The following day, after I visited Hershey's Chocolate World in Times Square, Melly and I went to see Hadestown. It is the Greek tragedy of Orpheus going to the underworld to rescue his love Eurydice, told with New Orleans style music. It was mostly the original Broadway cast. Of the main characters, only Hermes (Lillias White) and Persephone (Jewelle Blackman) were different, and they were fantastic. Reeve Carney was an excellent Orpheus, Eva Noblezada was amazing as Eurydice, and Patrick Page killed it as Hades. I don't see many shows with a strong bass, but Hades is one such part. The set was simple yet complex. My only issue was that, though we had amazing seats, they were right in front of the stage, which would normally be a great thing, and it was great being able to see them so close...but a large portion of the show uses dry ice, which pours off the stage and into the first few rows. I thoroughly enjoyed the show, but smelled like dry ice afterwards. I would recommend sitting a bit further back if dry ice is an issue for you.

Into the Woods

After a visit to M&Ms World and a fantastic Cuban dinner, the four of us met to see the revival of Sondheim's Into the Woods, a mashup of several classic fairy tales that combine into a powerful and rather heavy second act. It was a who's who of Broadway actors, including Stephanie J. Block (Baker's Wife), Sebastian Arcelus (Baker), Gavin Creel (Cinderella's Prince/Wolf), Joshua Henry (Rapunzel's Prince), Krysta Rodriguez (Cinderella) and more. While it was fully acted, it reminded me of a concert style, as the orchestra was in the center of the stage and the set was very simple. Milky White was a brilliantly-designed puppet and more expressive than I've ever seen her. She pretty much stole the show. Her puppeteer (Kennedy Kanagawa) was just as expressive. I also loved how the giant was portrayed by two massive shoes (one of which was also operated by Kennedy Kanagawa) tromping around the stage with the help of two puppeteers. The voice of the giant (who also played Cinderella's mother) walked to the center of the stage behind the orchestra and you could see her talking from a distance. In other productions I've seen, she is completely offstage, except when you see her feet at the end.

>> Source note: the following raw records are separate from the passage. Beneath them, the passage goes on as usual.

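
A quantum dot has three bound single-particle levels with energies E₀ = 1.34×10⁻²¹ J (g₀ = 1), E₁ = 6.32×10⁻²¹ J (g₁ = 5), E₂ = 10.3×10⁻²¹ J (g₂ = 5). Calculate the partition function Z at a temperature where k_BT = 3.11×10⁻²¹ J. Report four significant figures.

Eᵢ/kT = 0.430868, 2.03215, 3.31190.
Z = Σ gᵢe^(−Eᵢ/kT) = 1·e^(−0.430868) + 5·e^(−2.03215) + 5·e^(−3.31190) = 0.649945 + 0.655267 + 0.182234 = 1.48745.

Z = 1.487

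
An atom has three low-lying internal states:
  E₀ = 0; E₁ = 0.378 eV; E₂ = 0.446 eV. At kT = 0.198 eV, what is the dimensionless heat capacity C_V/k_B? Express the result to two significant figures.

0.68

Eᵢ/kT = 0, 1.909, 2.253.
Z = Σ e^(−Eᵢ/kT) = e^(−0) + e^(−1.909) + e^(−2.253) = 1.000 + 0.1482 + 0.1051 = 1.253.
⟨E⟩ = 0.08212 eV, ⟨E²⟩ = 0.03358 eV².
C_V/k_B = (⟨E²⟩ − ⟨E⟩²)/(kT)² = (0.03358 − 0.006744)/0.03920 = 0.68.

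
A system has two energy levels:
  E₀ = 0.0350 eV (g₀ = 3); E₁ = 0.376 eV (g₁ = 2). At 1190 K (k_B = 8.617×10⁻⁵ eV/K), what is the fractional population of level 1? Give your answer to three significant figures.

k_BT = 8.617×10⁻⁵ × 1190 K = 0.10254 eV.
Eᵢ/kT = 0.34133, 3.6669.
Z = Σ gᵢe^(−Eᵢ/kT) = 3·e^(−0.34133) + 2·e^(−3.6669) = 2.1325 + 0.051111 = 2.1836.
P₁ = g₁ e^(−E₁/kT) / Z = 0.051111/2.1836 = 0.0234.

0.0234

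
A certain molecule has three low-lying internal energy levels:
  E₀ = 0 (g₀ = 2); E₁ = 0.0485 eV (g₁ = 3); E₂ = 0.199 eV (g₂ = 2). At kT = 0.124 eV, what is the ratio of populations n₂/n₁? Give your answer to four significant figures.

n₂/n₁ = (g₂/g₁) exp[−(E₂−E₁)/kT] = (2/3) × exp(−(0.1505 eV)/(0.124 eV)) = (2/3) × exp(-1.21371) = 0.1981.

0.1981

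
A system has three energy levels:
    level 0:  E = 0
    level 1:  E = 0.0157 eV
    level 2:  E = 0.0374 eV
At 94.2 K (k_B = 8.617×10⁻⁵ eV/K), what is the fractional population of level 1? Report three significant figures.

k_BT = 8.617×10⁻⁵ × 94.2 K = 0.0081172 eV.
Eᵢ/kT = 0, 1.9342, 4.6075.
Z = Σ e^(−Eᵢ/kT) = e^(−0) + e^(−1.9342) + e^(−4.6075) = 1.0000 + 0.14454 + 0.0099767 = 1.1545.
P₁ = e^(−E₁/kT) / Z = 0.14454/1.1545 = 0.125.

0.125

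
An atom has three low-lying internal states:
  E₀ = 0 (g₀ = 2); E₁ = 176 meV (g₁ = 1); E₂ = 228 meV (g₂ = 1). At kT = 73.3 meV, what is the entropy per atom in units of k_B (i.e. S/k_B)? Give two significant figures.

Eᵢ/kT = 0, 2.401, 3.111.
Z = Σ gᵢe^(−Eᵢ/kT) = 2·e^(−0) + 1·e^(−2.401) + 1·e^(−3.111) = 2.000 + 0.09063 + 0.04456 = 2.135.
⟨E⟩ = Σ EᵢPᵢ = 12.23 meV.
S/k_B = ln Z + ⟨E⟩/kT = ln(2.135) + 12.23/73.3 = 0.7585 + 0.1668 = 0.93.

0.93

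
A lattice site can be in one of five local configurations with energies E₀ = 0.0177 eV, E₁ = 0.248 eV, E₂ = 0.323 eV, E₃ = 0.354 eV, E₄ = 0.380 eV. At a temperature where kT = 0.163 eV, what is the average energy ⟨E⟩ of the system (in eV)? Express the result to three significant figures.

Eᵢ/kT = 0.10859, 1.5215, 1.9816, 2.1718, 2.3313.
Z = Σ e^(−Eᵢ/kT) = e^(−0.10859) + e^(−1.5215) + e^(−1.9816) + e^(−2.1718) + e^(−2.3313) = 0.89710 + 0.21838 + 0.13785 + 0.11397 + 0.097169 = 1.4645.
⟨E⟩ = Σ Eᵢ e^(−Eᵢ/kT) / Z = (0.0177·0.89710 + 0.248·0.21838 + 0.323·0.13785 + 0.354·0.11397 + 0.380·0.097169) / 1.4645 = 0.131 eV.

0.131 eV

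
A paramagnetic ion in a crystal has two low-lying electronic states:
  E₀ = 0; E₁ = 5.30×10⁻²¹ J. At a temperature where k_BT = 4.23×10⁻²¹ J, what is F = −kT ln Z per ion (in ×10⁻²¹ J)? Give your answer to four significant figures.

-1.063 ×10⁻²¹ J

Eᵢ/kT = 0, 1.25296.
Z = Σ e^(−Eᵢ/kT) = e^(−0) + e^(−1.25296) = 1.00000 + 0.285658 = 1.28566.
F = −kT ln Z = −4.23 × ln(1.28566) = −4.23 × 0.251272 = -1.063 ×10⁻²¹ J.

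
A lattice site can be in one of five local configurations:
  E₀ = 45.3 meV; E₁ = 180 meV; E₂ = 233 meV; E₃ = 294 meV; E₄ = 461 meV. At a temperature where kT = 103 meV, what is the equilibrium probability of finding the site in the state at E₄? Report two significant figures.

Eᵢ/kT = 0.4398, 1.748, 2.262, 2.854, 4.476.
Z = Σ e^(−Eᵢ/kT) = e^(−0.4398) + e^(−1.748) + e^(−2.262) + e^(−2.854) + e^(−4.476) = 0.6442 + 0.1741 + 0.1041 + 0.05761 + 0.01138 = 0.9914.
P₄ = e^(−E₄/kT) / Z = 0.01138/0.9914 = 0.011.

0.011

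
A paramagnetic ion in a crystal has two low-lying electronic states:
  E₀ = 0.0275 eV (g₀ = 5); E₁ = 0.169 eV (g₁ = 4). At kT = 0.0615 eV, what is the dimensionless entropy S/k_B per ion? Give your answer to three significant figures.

Eᵢ/kT = 0.44715, 2.7480.
Z = Σ gᵢe^(−Eᵢ/kT) = 5·e^(−0.44715) + 4·e^(−2.7480) = 3.1972 + 0.25622 = 3.4534.
⟨E⟩ = Σ EᵢPᵢ = 0.037999 eV.
S/k_B = ln Z + ⟨E⟩/kT = ln(3.4534) + 0.037999/0.0615 = 1.2394 + 0.61787 = 1.86.

1.86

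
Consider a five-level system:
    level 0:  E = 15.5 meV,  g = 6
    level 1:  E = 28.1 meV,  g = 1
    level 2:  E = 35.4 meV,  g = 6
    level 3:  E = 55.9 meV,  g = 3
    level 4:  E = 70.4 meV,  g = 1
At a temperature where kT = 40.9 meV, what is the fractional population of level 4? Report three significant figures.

Eᵢ/kT = 0.37897, 0.68704, 0.86553, 1.3667, 1.7213.
Z = Σ gᵢe^(−Eᵢ/kT) = 6·e^(−0.37897) + 1·e^(−0.68704) + 6·e^(−0.86553) + 3·e^(−1.3667) + 1·e^(−1.7213) = 4.1074 + 0.50306 + 2.5250 + 0.76484 + 0.17883 = 8.0791.
P₄ = g₄ e^(−E₄/kT) / Z = 0.17883/8.0791 = 0.0221.

0.0221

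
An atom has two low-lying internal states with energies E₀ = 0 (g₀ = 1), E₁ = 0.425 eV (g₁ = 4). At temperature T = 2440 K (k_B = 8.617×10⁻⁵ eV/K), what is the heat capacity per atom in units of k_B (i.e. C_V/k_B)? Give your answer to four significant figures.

k_BT = 8.617×10⁻⁵ × 2440 K = 0.210255 eV.
Eᵢ/kT = 0, 2.02136.
Z = Σ gᵢe^(−Eᵢ/kT) = 1·e^(−0) + 4·e^(−2.02136) = 1.00000 + 0.529901 = 1.52990.
⟨E⟩ = 0.147204 eV, ⟨E²⟩ = 0.0625618 eV².
C_V/k_B = (⟨E²⟩ − ⟨E⟩²)/(kT)² = (0.0625618 − 0.0216690)/0.0442072 = 0.9250.

0.9250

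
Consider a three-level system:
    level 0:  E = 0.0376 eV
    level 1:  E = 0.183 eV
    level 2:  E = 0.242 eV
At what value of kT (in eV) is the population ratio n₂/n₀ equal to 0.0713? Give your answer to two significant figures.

n₂/n₀ = exp[−(E₂−E₀)/kT] = 0.0713.
⇒ (E₂−E₀)/kT = ln(1/0.0713) = ln(14.03) = 2.641.
kT = 0.2044 eV / 2.641 = 0.077 eV.

0.077 eV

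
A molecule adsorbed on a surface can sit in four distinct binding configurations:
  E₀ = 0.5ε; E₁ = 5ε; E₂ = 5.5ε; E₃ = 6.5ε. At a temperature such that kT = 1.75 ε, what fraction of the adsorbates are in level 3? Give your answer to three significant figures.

Eᵢ/kT = 0.28571, 2.8571, 3.1429, 3.7143.
Z = Σ e^(−Eᵢ/kT) = e^(−0.28571) + e^(−2.8571) + e^(−3.1429) + e^(−3.7143) = 0.75148 + 0.057435 + 0.043157 + 0.024372 = 0.87644.
P₃ = e^(−E₃/kT) / Z = 0.024372/0.87644 = 0.0278.

0.0278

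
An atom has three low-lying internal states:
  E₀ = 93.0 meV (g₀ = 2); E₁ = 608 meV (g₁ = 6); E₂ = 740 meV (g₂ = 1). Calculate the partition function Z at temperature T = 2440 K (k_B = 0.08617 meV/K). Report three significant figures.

k_BT = 0.08617 × 2440 K = 210.25 meV.
Eᵢ/kT = 0.44233, 2.8918, 3.5196.
Z = Σ gᵢe^(−Eᵢ/kT) = 2·e^(−0.44233) + 6·e^(−2.8918) + 1·e^(−3.5196) = 1.2851 + 0.33286 + 0.029611 = 1.6476.

Z = 1.65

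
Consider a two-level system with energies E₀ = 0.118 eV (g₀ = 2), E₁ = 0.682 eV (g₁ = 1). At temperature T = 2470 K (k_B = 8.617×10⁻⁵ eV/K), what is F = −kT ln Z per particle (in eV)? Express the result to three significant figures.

-0.0369 eV

k_BT = 8.617×10⁻⁵ × 2470 K = 0.21284 eV.
Eᵢ/kT = 0.55441, 3.2043.
Z = Σ gᵢe^(−Eᵢ/kT) = 2·e^(−0.55441) + 1·e^(−3.2043) = 1.1488 + 0.040587 = 1.1894.
F = −kT ln Z = −0.21284 × ln(1.1894) = −0.21284 × 0.17345 = -0.0369 eV.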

I was sad to have to leave, but New York was an amazing experience. It was truly "one short week in the [Bi-i-ig Apple]!" I hope to return sometime. (Back to the Future opens on Broadway this coming June, after all!) It was also a personal record for the most live shows I've seen in one week. 

Thank you from the bottom of my heart to everyone who helped make this trip possible! It was amazing, and a highlight of my year!